Of all of the blessed sacraments given the Church by our Lord, the sacrament of reconciliation is at once the most potentially transformative even as it is the least popular. For the laity, there is the embarrassment of relating to another human being the falls and stumbles, both large and small, that we are most ashamed of and deeply regret. “What will the priest think?” “How can I be forgiven for this?” Or, “do I really want to give up this habit or attitude? I know it’s wrong, but I like to do, or am stuck in it, or I’m in fact addicted to it.” For our parish priests, the sacrament is both time consuming and exhausting. Putting on the person of Christ, they literally have to also, with Him, take on all of our sins. When I contemplate this reality, it can bring me to tears.


Perhaps because of the sacrament’s natural unpopularity with both laity and priests, it increasingly has fallen out of favor. To quote from The Missionary of Wall Street:


In many parishes these days, [Reconciliation] has been confined to a “scheduled appointment”, which carries with it a gravity that often puts off rather than encourage us. Or it’s a brief, once-a-week, thirty-minute interlude before the Saturday vigil Mass, which creates a time deadline discouraging deep discourse with God.
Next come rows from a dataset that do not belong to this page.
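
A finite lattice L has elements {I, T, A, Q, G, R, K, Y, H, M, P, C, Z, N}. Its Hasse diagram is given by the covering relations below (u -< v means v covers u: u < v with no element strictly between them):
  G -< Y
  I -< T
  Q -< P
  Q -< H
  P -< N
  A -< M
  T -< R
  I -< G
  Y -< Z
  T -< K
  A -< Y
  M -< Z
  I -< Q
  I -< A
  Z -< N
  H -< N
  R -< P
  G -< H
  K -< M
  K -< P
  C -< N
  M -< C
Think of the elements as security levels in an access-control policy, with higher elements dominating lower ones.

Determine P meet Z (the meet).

K

Common lower bounds of {P, Z}: I, K, T.
The greatest among these is K.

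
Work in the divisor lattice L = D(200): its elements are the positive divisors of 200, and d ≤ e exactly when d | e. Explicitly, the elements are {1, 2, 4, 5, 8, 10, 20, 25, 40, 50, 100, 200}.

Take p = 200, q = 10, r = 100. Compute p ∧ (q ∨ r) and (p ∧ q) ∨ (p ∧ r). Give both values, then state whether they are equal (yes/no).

q ∨ r = 100, so p ∧ (q ∨ r) = 200 ∧ 100 = 100.
p ∧ q = 10 and p ∧ r = 100, so (p ∧ q) ∨ (p ∧ r) = 10 ∨ 100 = 100.
Equal: yes.

100; 100; yes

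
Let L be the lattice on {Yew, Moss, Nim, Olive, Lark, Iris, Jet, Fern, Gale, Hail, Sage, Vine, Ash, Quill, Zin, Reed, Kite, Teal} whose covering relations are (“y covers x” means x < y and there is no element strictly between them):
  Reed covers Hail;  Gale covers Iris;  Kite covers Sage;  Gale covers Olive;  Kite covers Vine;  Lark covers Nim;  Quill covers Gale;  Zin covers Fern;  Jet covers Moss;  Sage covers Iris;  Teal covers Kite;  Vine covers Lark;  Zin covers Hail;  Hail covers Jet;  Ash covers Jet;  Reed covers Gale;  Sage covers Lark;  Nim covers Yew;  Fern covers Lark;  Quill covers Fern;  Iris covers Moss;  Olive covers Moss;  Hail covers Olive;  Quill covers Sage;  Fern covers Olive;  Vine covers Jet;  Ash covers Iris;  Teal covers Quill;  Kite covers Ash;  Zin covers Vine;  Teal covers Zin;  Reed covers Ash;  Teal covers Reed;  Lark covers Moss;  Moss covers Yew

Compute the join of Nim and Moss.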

Little sins, unforgiven, have a way of piling up into bigger sins, still unforgiven. In self-defense, we begin to rationalize the sin away, but in doing so, we build a bigger and bigger wall between us and Christ. We stop praying. We no longer hear his voice. Our New York City mission, above all else, is a direct attempt to help our brothers and sisters in Christ break down that wall and let His love and mercy back in.


This vicious cycle has another, more deeply negative effect on the entire faith community: the concept of “Sin” itself begins to be lost. Moral relativism sinks in. Then, with no such thing as “Sin”, or absolute wrong, it is a short jump to no such thing as God, or absolute good. The entire community becomes infected. As our relationship with God grows stale, church attendance dwindles. Now, the pastor has another reason to downplay confession: it’s unpopular, and too harshly juxtaposed against the emerging consensus that “I’m ok, you’re ok.” The spiral continues downward, not just for each of our souls individually, but for His Church itself.


There is another side of this darkness, a lighter side. All street missionaries have experienced this side. It is what we call “the confession glow”, the bright light shining from a person’s face, from deep within their soul, when they return to us on a street corner having experienced the Lord’s abundant mercy firsthand in the Sacrament of Reconciliation, many for the first time in years. They are alive. On a new course. And back in touch with Him. They were lost, and are found.